The company is also facing growth pressures in its core home appliance and electronic gadgets markets, which have been heavily relying on government subsidies for sales.
Still, the company invested 5 billion yuan last year in its lifestyle service-related digital infrastructure, suggesting a firm commitment to proceed with ambitious plans.
But the long-term profitability in meal delivery relies on steady operations, loyal customers and a trustworthy platform linking customers and service providers.
Some analysts have suggested that JD set up a separate smartphone application for food takeaway services, like Ele.me and Meituan have done. Others suggest that the company look for niche restaurant providers to differentiate from usual menu fare.

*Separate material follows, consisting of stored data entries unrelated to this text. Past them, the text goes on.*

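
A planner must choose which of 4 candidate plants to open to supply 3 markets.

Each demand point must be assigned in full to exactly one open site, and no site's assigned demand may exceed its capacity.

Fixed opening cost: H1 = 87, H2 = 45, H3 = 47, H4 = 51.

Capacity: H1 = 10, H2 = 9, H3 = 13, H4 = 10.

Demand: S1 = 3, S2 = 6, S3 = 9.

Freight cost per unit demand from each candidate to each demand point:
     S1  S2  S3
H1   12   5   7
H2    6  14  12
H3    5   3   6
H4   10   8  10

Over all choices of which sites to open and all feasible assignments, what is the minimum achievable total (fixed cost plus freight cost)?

Open {H3, H4}; cheapest assignment that respects the capacities:
  H3 (cap 13, load 12): S1, S3 — cost 3×5 + 9×6 = 69
  H4 (cap 10, load 6): S2 — cost 6×8 = 48
  Shipping 117, fixed 98 → total 215.
  Any other capacity-feasible assignment to {H3, H4} ships for at least 117.
Compare {H1, H3}: its best feasible assignment gives total 230.
Compare {H2, H3}: its best feasible assignment gives total 233.
Every other set of open sites that can feasibly serve all demand totals ≥ 230 even under its best assignment. Minimum: 215.

215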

For their part, investors are waiting to see how the new food-delivery service pans out, but they seem to remain upbeat on the company in general.
JD shares have outperformed many other shares on the tech-heavy Nasdaq market in New York.
The shares have risen about 27 percent this year and 7 percent in the last month. Analysts attributed the gains to JD's announced e-commerce partnership with the UEFA Champions League and to its strong earnings report for the 2024 fiscal year.
The company said net income increased to 41.36 billion yuan from 24.17 billion yuan a year earlier.